Mad Max (1979)

Mad Max
Director: George Miller
Writer: George Miller, James McCausland
Cast: Mel Gibson, Joanne Samuel, Hugh Keays-Byrne, Steve Bisley, Tim Burns, Roger Ward
Seen on: 15.5.2015

Plot:
Max Rockatansky (Mel Gibson) is part of what remains of the police force, mostly busy with hunting down gang violence. After the gang led by Toecutter (Hugh Keays-Byrne) kills his partner Jim Goose (Steve Bisley), Max decides that he has to get out of there. So he packs his wife Jessie (Joanne Samuel) and their little kid and they try to get away from their routines. But Toecutter, his gang and the violence they bring are not that easily left behind.

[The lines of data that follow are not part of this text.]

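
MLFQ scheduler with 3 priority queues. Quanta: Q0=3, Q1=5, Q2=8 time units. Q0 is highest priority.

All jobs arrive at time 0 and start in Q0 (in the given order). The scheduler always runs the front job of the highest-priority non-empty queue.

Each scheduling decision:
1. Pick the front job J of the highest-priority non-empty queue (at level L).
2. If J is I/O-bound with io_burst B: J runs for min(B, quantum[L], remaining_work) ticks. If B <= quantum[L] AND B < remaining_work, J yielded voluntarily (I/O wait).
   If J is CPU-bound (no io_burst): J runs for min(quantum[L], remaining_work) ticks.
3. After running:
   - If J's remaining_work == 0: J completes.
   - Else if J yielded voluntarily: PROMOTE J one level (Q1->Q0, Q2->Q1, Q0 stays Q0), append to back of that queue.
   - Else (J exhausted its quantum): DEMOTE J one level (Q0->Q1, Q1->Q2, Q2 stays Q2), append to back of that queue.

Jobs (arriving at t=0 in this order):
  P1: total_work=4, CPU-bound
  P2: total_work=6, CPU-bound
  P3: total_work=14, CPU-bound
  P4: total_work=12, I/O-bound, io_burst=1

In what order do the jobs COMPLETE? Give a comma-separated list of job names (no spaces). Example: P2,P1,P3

t=0-3: P1@Q0 runs 3, rem=1, quantum used, demote→Q1. Q0=[P2,P3,P4] Q1=[P1] Q2=[]
t=3-6: P2@Q0 runs 3, rem=3, quantum used, demote→Q1. Q0=[P3,P4] Q1=[P1,P2] Q2=[]
t=6-9: P3@Q0 runs 3, rem=11, quantum used, demote→Q1. Q0=[P4] Q1=[P1,P2,P3] Q2=[]
t=9-10: P4@Q0 runs 1, rem=11, I/O yield, promote→Q0. Q0=[P4] Q1=[P1,P2,P3] Q2=[]
t=10-11: P4@Q0 runs 1, rem=10, I/O yield, promote→Q0. Q0=[P4] Q1=[P1,P2,P3] Q2=[]
t=11-12: P4@Q0 runs 1, rem=9, I/O yield, promote→Q0. Q0=[P4] Q1=[P1,P2,P3] Q2=[]
t=12-13: P4@Q0 runs 1, rem=8, I/O yield, promote→Q0. Q0=[P4] Q1=[P1,P2,P3] Q2=[]
t=13-14: P4@Q0 runs 1, rem=7, I/O yield, promote→Q0. Q0=[P4] Q1=[P1,P2,P3] Q2=[]
t=14-15: P4@Q0 runs 1, rem=6, I/O yield, promote→Q0. Q0=[P4] Q1=[P1,P2,P3] Q2=[]
t=15-16: P4@Q0 runs 1, rem=5, I/O yield, promote→Q0. Q0=[P4] Q1=[P1,P2,P3] Q2=[]
t=16-17: P4@Q0 runs 1, rem=4, I/O yield, promote→Q0. Q0=[P4] Q1=[P1,P2,P3] Q2=[]
t=17-18: P4@Q0 runs 1, rem=3, I/O yield, promote→Q0. Q0=[P4] Q1=[P1,P2,P3] Q2=[]
t=18-19: P4@Q0 runs 1, rem=2, I/O yield, promote→Q0. Q0=[P4] Q1=[P1,P2,P3] Q2=[]
t=19-20: P4@Q0 runs 1, rem=1, I/O yield, promote→Q0. Q0=[P4] Q1=[P1,P2,P3] Q2=[]
t=20-21: P4@Q0 runs 1, rem=0, completes. Q0=[] Q1=[P1,P2,P3] Q2=[]
t=21-22: P1@Q1 runs 1, rem=0, completes. Q0=[] Q1=[P2,P3] Q2=[]
t=22-25: P2@Q1 runs 3, rem=0, completes. Q0=[] Q1=[P3] Q2=[]
t=25-30: P3@Q1 runs 5, rem=6, quantum used, demote→Q2. Q0=[] Q1=[] Q2=[P3]
t=30-36: P3@Q2 runs 6, rem=0, completes. Q0=[] Q1=[] Q2=[]

Answer: P4,P1,P2,P3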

I loved pretty much everything about Mad Max, in particular the way the movie methodically dismantles all the “lone wolf”-cop clichés. Even though that meant that the film ends on one of hell of a sad note.

madmax

[SPOILERS]

Max is introduced like the quintessential hero cop: dressed all in black and leather, he drives alone where everybody else drives in pars, his car has another job description than the others, he is calm where everybody else is excited. In very few strokes this image gets build up, of Max as a cool hero like we’ve seen many times before, heightened by the fact that it takes a while until we actually get to see his face.

Then we see his face – and he is incredibly young and pretty baby-faced. Then we realize that he has a partner he likes to work with. We see that he has a family – a family with whom he is warm, emotional, vulnerable, accessible and caring, even when that isn’t always easy for him. Max talks about being afraid to become one of the bad guys and gets the fuck out before that can happen – or tries to. Bit by bit, that cold hero image from the beginning is dismantled and turned on its head and Max becomes even better for it.

madmax1And then his life is ripped apart when the Toecutter kills Jessie and his kid (in one of the most forgivable instances of fridging I have ever seen – because Jessie continuously puts up a fight and because that happens surprisingly late into the film). And not only his life gets destroyed, Max himself doesn’t actually survive it. Instead of his wife’s death being the starting point for Max becoming a superhuman hero who obliterates the bad guys and thus makes the world a better place again, Jessie’s death is the beginning of the end of Max the warm man who tries to do right by everyone – a transformation that is completed at the end of the film, when Max has successfully destroyed the gang and its members and there is still no justice or satisfaction, there is just sadness and emptiness where before was love and a complete human being.

With a story like that you got me, even if I don’t care very much for car chases and even though the sound mixing wasn’t very good, leaving the dialogues too low and the motors way too loud. Those are just minor details in a fantastic piece of cinema and story telling.

madmax2Summarizing: Loved it.

10 comments

  1. Apart from the clichéd and very 80s depiction of the bad guys (Hey, look, it’s a punk-loving, leather wearing biker gang! It clearly must be the end of the world!), I really like it too. Also, the death of his wife and his child are so extremely well shot, with the gang closing in on them, and then the slow-mo of the… toy? shoe? whatever it was… slowly tumbling along the road. Absolutely perfect.

    • I didn’t mind the depiction of the biker gang – they were just so wonderfully unhinged. But I see your point- a little more nuance would have probably gone a long way.
      Absolutely agree about that scene.